Application: If $X_n\to X$ in $L^2$ and $X_n\to Y$ in $L^2$, then $\|X_n-X\|_2+\|X_n-Y\|_2\to0$ hence $\|X-Y\|_2=0$. For every positive $u$, $ (X-Y)^2\geqslant u^2\cdot[|X-Y|\geqslant u], $ hence $ \|X-Y\|_2^2\geqslant u^2\cdot\mathrm P(|X-Y|\geqslant u). $ If $\|X-Y\|_2=0$, this shows that $\mathrm P(|X-Y|\geqslant u)=0$ for every positive $u$. That is, $\mathrm P(|X-Y|\gt0)=0$, which is equivalent to $X=Y$ almost surely.
One can adapt this proof to the convergence in probability. For every positive $u$, $ [|X-Y|\geqslant2u]\subseteq[|X_n-X|\geqslant u]\cup[|X_n-Y|\geqslant u], $ hence $ \mathrm P(|X-Y|\geqslant2u)\leqslant\mathrm P(|X_n-X|\geqslant u)+\mathrm P(|X_n-Y|\geqslant u). $ Maybe you can continue...

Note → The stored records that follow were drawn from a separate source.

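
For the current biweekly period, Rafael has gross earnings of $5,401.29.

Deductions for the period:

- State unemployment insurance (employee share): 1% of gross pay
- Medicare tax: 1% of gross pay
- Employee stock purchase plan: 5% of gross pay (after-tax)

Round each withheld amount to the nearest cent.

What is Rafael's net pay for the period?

$5,023.21

State unemployment insurance (employee share): $5,401.29 × 0.01 = $54.01
Medicare tax: $5,401.29 × 0.01 = $54.01
Employee stock purchase plan: $5,401.29 × 0.05 = $270.06
Total deductions = $54.01 + $54.01 + $270.06 = $378.08
Net pay = $5,401.29 − $378.08 = $5,023.21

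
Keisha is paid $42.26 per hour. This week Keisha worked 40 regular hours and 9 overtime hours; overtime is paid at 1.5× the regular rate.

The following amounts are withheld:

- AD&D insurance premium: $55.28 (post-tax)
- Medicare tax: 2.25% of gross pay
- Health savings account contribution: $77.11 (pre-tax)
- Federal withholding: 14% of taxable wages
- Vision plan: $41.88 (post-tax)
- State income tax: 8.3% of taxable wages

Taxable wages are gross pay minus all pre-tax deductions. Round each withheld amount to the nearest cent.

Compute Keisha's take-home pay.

$1548.78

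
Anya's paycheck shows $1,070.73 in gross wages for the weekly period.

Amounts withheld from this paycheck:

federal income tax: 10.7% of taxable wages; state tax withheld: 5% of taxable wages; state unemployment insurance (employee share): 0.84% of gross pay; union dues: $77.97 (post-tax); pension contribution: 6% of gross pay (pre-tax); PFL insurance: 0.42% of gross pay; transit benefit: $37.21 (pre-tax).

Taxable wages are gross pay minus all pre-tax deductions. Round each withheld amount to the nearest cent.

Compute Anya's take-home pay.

Pension contribution: $1,070.73 × 0.06 = $64.24
Transit benefit: $37.21
Pre-tax total = $64.24 + $37.21 = $101.45
Taxable wages = $1,070.73 − $101.45 = $969.28
State tax withheld: $969.28 × 0.05 = $48.46
Federal income tax: $969.28 × 0.107 = $103.71
PFL insurance: $1,070.73 × 0.0042 = $4.50
State unemployment insurance (employee share): $1,070.73 × 0.0084 = $8.99
Union dues: $77.97
Total deductions = $64.24 + $37.21 + $48.46 + $103.71 + $4.50 + $8.99 + $77.97 = $345.08
Net pay = $1,070.73 − $345.08 = $725.65

$725.65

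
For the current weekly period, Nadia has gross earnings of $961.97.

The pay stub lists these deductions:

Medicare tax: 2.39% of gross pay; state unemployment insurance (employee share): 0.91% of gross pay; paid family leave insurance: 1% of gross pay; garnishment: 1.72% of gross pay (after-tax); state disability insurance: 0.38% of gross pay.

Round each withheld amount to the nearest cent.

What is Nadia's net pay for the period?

$900.40

Medicare tax: $961.97 × 0.0239 = $22.99
State disability insurance: $961.97 × 0.0038 = $3.66
Paid family leave insurance: $961.97 × 0.01 = $9.62
State unemployment insurance (employee share): $961.97 × 0.0091 = $8.75
Garnishment: $961.97 × 0.0172 = $16.55
Total deductions = $22.99 + $3.66 + $9.62 + $8.75 + $16.55 = $61.57
Net pay = $961.97 − $61.57 = $900.40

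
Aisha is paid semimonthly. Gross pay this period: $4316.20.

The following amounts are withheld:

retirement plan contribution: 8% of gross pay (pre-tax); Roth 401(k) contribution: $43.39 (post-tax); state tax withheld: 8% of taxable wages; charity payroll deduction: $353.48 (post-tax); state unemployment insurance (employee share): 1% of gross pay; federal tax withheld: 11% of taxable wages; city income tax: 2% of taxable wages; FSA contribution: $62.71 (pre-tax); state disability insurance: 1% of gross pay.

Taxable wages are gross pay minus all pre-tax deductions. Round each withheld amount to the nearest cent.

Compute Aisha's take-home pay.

$2604.28

FSA contribution: $62.71
Retirement plan contribution: $4316.20 × 0.08 = $345.30
Pre-tax total = $62.71 + $345.30 = $408.01
Taxable wages = $4316.20 − $408.01 = $3908.19
State tax withheld: $3908.19 × 0.08 = $312.66
Federal tax withheld: $3908.19 × 0.11 = $429.90
City income tax: $3908.19 × 0.02 = $78.16
State disability insurance: $4316.20 × 0.01 = $43.16
State unemployment insurance (employee share): $4316.20 × 0.01 = $43.16
Roth 401(k) contribution: $43.39
Charity payroll deduction: $353.48
Total deductions = $62.71 + $345.30 + $312.66 + $429.90 + $78.16 + $43.16 + $43.16 + $43.39 + $353.48 = $1711.92
Net pay = $4316.20 − $1711.92 = $2604.28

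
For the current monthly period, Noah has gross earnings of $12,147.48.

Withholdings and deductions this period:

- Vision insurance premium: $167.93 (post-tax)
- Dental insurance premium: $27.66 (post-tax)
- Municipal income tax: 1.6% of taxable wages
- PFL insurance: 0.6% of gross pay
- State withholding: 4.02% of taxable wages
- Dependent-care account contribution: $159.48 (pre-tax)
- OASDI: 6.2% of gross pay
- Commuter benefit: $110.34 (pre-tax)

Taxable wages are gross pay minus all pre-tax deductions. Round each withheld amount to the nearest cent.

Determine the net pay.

$10,188.53

Commuter benefit: $110.34
Dependent-care account contribution: $159.48
Pre-tax total = $110.34 + $159.48 = $269.82
Taxable wages = $12,147.48 − $269.82 = $11,877.66
Municipal income tax: $11,877.66 × 0.016 = $190.04
State withholding: $11,877.66 × 0.0402 = $477.48
PFL insurance: $12,147.48 × 0.006 = $72.88
OASDI: $12,147.48 × 0.062 = $753.14
Dental insurance premium: $27.66
Vision insurance premium: $167.93
Total deductions = $110.34 + $159.48 + $190.04 + $477.48 + $72.88 + $753.14 + $27.66 + $167.93 = $1,958.95
Net pay = $12,147.48 − $1,958.95 = $10,188.53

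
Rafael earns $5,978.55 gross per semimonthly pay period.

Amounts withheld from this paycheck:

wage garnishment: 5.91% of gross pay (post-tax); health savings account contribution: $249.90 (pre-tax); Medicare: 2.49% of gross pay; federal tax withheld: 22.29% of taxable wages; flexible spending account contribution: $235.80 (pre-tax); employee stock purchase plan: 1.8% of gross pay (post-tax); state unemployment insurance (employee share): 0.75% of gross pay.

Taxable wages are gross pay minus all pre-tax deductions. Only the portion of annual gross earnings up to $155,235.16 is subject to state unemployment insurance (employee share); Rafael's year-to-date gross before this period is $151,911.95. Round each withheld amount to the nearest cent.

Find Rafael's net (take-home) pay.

Flexible spending account contribution: $235.80
Health savings account contribution: $249.90
Pre-tax total = $235.80 + $249.90 = $485.70
Taxable wages = $5,978.55 − $485.70 = $5,492.85
Federal tax withheld: $5,492.85 × 0.2229 = $1,224.36
Medicare: $5,978.55 × 0.0249 = $148.87
State unemployment insurance (employee share): only $155,235.16 − $151,911.95 = $3,323.21 of this check is subject → $3,323.21 × 0.0075 = $24.92
Wage garnishment: $5,978.55 × 0.0591 = $353.33
Employee stock purchase plan: $5,978.55 × 0.018 = $107.61
Total deductions = $235.80 + $249.90 + $1,224.36 + $148.87 + $24.92 + $353.33 + $107.61 = $2,344.79
Net pay = $5,978.55 − $2,344.79 = $3,633.76

$3,633.76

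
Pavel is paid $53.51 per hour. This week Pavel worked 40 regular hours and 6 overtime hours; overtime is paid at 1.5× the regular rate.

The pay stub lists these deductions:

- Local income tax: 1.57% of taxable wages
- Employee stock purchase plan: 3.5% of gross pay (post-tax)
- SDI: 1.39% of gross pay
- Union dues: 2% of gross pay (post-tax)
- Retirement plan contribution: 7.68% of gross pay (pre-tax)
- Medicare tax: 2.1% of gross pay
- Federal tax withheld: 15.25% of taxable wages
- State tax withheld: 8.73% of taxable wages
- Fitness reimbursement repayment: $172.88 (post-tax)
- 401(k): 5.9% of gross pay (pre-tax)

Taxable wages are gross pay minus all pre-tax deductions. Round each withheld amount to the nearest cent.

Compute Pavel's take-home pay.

$1,278.39

Regular pay: 40 × $53.51 = $2,140.40
Overtime pay: 6 × $53.51 × 1.5 = $481.59
Gross pay = $2,140.40 + $481.59 = $2,621.99
401(k): $2,621.99 × 0.059 = $154.70
Retirement plan contribution: $2,621.99 × 0.0768 = $201.37
Pre-tax total = $154.70 + $201.37 = $356.07
Taxable wages = $2,621.99 − $356.07 = $2,265.92
Local income tax: $2,265.92 × 0.0157 = $35.57
State tax withheld: $2,265.92 × 0.0873 = $197.81
Federal tax withheld: $2,265.92 × 0.1525 = $345.55
Medicare tax: $2,621.99 × 0.021 = $55.06
SDI: $2,621.99 × 0.0139 = $36.45
Employee stock purchase plan: $2,621.99 × 0.035 = $91.77
Fitness reimbursement repayment: $172.88
Union dues: $2,621.99 × 0.02 = $52.44
Total deductions = $154.70 + $201.37 + $35.57 + $197.81 + $345.55 + $55.06 + $36.45 + $91.77 + $172.88 + $52.44 = $1,343.60
Net pay = $2,621.99 − $1,343.60 = $1,278.39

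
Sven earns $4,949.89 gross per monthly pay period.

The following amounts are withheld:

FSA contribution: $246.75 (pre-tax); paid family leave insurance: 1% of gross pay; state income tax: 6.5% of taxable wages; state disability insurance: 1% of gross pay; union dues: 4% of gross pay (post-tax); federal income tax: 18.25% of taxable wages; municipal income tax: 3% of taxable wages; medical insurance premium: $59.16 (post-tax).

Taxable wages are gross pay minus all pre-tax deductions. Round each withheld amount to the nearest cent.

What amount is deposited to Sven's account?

FSA contribution: $246.75
Taxable wages = $4,949.89 − $246.75 = $4,703.14
State income tax: $4,703.14 × 0.065 = $305.70
Municipal income tax: $4,703.14 × 0.03 = $141.09
Federal income tax: $4,703.14 × 0.1825 = $858.32
State disability insurance: $4,949.89 × 0.01 = $49.50
Paid family leave insurance: $4,949.89 × 0.01 = $49.50
Union dues: $4,949.89 × 0.04 = $198.00
Medical insurance premium: $59.16
Total deductions = $246.75 + $305.70 + $141.09 + $858.32 + $49.50 + $49.50 + $198.00 + $59.16 = $1,908.02
Net pay = $4,949.89 − $1,908.02 = $3,041.87

$3,041.87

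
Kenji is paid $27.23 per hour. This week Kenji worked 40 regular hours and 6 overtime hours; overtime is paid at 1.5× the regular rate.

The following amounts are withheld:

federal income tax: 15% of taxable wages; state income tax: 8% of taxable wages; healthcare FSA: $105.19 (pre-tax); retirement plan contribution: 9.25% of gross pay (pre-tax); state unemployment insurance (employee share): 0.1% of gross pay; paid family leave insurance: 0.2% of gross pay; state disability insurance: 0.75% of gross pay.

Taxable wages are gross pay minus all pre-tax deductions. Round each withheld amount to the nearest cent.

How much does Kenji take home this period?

$837.35

Regular pay: 40 × $27.23 = $1,089.20
Overtime pay: 6 × $27.23 × 1.5 = $245.07
Gross pay = $1,089.20 + $245.07 = $1,334.27
Retirement plan contribution: $1,334.27 × 0.0925 = $123.42
Healthcare FSA: $105.19
Pre-tax total = $123.42 + $105.19 = $228.61
Taxable wages = $1,334.27 − $228.61 = $1,105.66
State income tax: $1,105.66 × 0.08 = $88.45
Federal income tax: $1,105.66 × 0.15 = $165.85
State unemployment insurance (employee share): $1,334.27 × 0.001 = $1.33
State disability insurance: $1,334.27 × 0.0075 = $10.01
Paid family leave insurance: $1,334.27 × 0.002 = $2.67
Total deductions = $123.42 + $105.19 + $88.45 + $165.85 + $1.33 + $10.01 + $2.67 = $496.92
Net pay = $1,334.27 − $496.92 = $837.35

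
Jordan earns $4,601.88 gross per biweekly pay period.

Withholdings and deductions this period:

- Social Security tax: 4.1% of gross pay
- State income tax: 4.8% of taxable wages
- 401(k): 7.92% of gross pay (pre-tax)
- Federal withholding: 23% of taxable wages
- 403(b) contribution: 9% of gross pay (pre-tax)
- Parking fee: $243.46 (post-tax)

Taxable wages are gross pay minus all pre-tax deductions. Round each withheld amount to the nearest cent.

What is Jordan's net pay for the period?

403(b) contribution: $4,601.88 × 0.09 = $414.17
401(k): $4,601.88 × 0.0792 = $364.47
Pre-tax total = $414.17 + $364.47 = $778.64
Taxable wages = $4,601.88 − $778.64 = $3,823.24
State income tax: $3,823.24 × 0.048 = $183.52
Federal withholding: $3,823.24 × 0.23 = $879.35
Social Security tax: $4,601.88 × 0.041 = $188.68
Parking fee: $243.46
Total deductions = $414.17 + $364.47 + $183.52 + $879.35 + $188.68 + $243.46 = $2,273.65
Net pay = $4,601.88 − $2,273.65 = $2,328.23

$2,328.23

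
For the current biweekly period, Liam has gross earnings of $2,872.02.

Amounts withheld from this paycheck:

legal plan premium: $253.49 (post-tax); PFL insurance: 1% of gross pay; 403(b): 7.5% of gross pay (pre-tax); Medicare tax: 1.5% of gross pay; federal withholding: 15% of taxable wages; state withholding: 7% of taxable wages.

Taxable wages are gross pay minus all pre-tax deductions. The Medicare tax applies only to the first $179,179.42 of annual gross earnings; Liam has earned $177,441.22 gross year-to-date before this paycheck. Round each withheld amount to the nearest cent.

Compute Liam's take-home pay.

403(b): $2,872.02 × 0.075 = $215.40
Taxable wages = $2,872.02 − $215.40 = $2,656.62
Federal withholding: $2,656.62 × 0.15 = $398.49
State withholding: $2,656.62 × 0.07 = $185.96
Medicare tax: only $179,179.42 − $177,441.22 = $1,738.20 of this check is subject → $1,738.20 × 0.015 = $26.07
PFL insurance: $2,872.02 × 0.01 = $28.72
Legal plan premium: $253.49
Total deductions = $215.40 + $398.49 + $185.96 + $26.07 + $28.72 + $253.49 = $1,108.13
Net pay = $2,872.02 − $1,108.13 = $1,763.89

$1,763.89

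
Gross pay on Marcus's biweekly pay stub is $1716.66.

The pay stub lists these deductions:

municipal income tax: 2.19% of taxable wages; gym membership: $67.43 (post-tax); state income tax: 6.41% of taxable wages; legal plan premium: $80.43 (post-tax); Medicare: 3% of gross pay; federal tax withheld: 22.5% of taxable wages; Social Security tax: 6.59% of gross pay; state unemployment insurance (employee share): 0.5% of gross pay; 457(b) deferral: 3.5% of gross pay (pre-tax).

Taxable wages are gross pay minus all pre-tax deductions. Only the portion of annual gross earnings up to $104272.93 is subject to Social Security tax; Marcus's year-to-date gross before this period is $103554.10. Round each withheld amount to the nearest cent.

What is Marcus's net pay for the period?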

Edit Recall that the limits almost sure, in $L^p$ and in probability are only defined almost surely, that is, if $X_n\to X$ in either one of these three acceptions and if $X=Y$ almost surely, then $X_n\to Y$ as well. If $X_n\to X$ in $L^2$ for example, use $\|X_n-Y\|_2\leqslant\|X_n-X\|_2+\|X-Y\|_2$ and the fact that $\|X-Y\|_2=0$ if (and only if) $X=Y$ almost surely. Thus $\|X_n-Y\|_2\leqslant\|X_n-X\|_2$ and $\|X_n-X\|_2\to0$, which implies that $\|X_n-Y\|_2\to0$.